TRANSLATION OF THE ZHEN'GAO, PT. 1
Declarations of the Perfected
Part One: Setting Scripts and Images into Motion
by THOMAS E. SMITH
Declarations of the Perfected is the first complete, annotated translation of the Zhen’gao, Tao Hongjing’s (456-536) masterful compilation of the Shangqing or Higher Clarity revelations, setting the stage for the heyday of medieval Daoism. This volume presents its first part (fasc. 1-4), centering around the practice of achieving “spiritual union,” a spiritual analogue to sexual intercourse, with Perfected partners. The book is the first to examine in depth the full process of this practice—from preliminary courtship to the act of spiritual union itself, the gestation of the Perfected embryo in the body of the adept, and finally the adept’s rebirth.

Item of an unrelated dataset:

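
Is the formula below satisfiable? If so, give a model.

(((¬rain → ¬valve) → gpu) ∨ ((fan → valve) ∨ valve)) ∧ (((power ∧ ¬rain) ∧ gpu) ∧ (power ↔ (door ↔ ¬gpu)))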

This translation represents a remarkable piece of scholarship. The chosen format is praiseworthy, each section being followed by the translator’s lucid and illuminating comments. The footnotes are comprehensive, providing necessary details to appreciate the translation. The Zhen’gao is a key text for the understanding of the beginnings of Higher Clarity as a new religious tradition of medieval China. This work renders it fully accessible for the first time. It is a must not only for sinologists and Daoist scholars but also for students of comparative religion and Asia historians.—Stephan Peter Bumbacher, University of Tübingen
The verse writings that make up most of the first four chapters of the Zhen'gao show the Daoist divinities of the mid-fourth century BCE as outstanding poets, worthy of comparison in literary skill and variety with the famous secular poets of the contemporaneous Eastern Jin dynasty. But their poems and songs had a much deeper significance that can only be understood in their full religious context. During the past twenty years, different scholars have translated various parts of these four chapters in widely scattered publications. Thomas Smith has the distinction now of being the first to offer an integral translation. To supplement his English rendering the author has provided copious footnotes and an extensive commentary. This book and its anticipated sequels should now bring this fascinating text, which was so influential in the religious, social, and literary history of medieval China, to the attention of the widest possible audience of students and specialists. It will surely spark increased engagement on a better informed level with many of the key issues in current Sinological scholarship.—Paul W. Kroll, University of Colorado
Thomas E. Smith received his Ph. D. in Chinese from the University of Michigan in 1992. Since then he has lived in Taiwan, working as a translator and editor both for the Bureau of Foreign Trade and, as a free-lancer, for local art museums and galleries.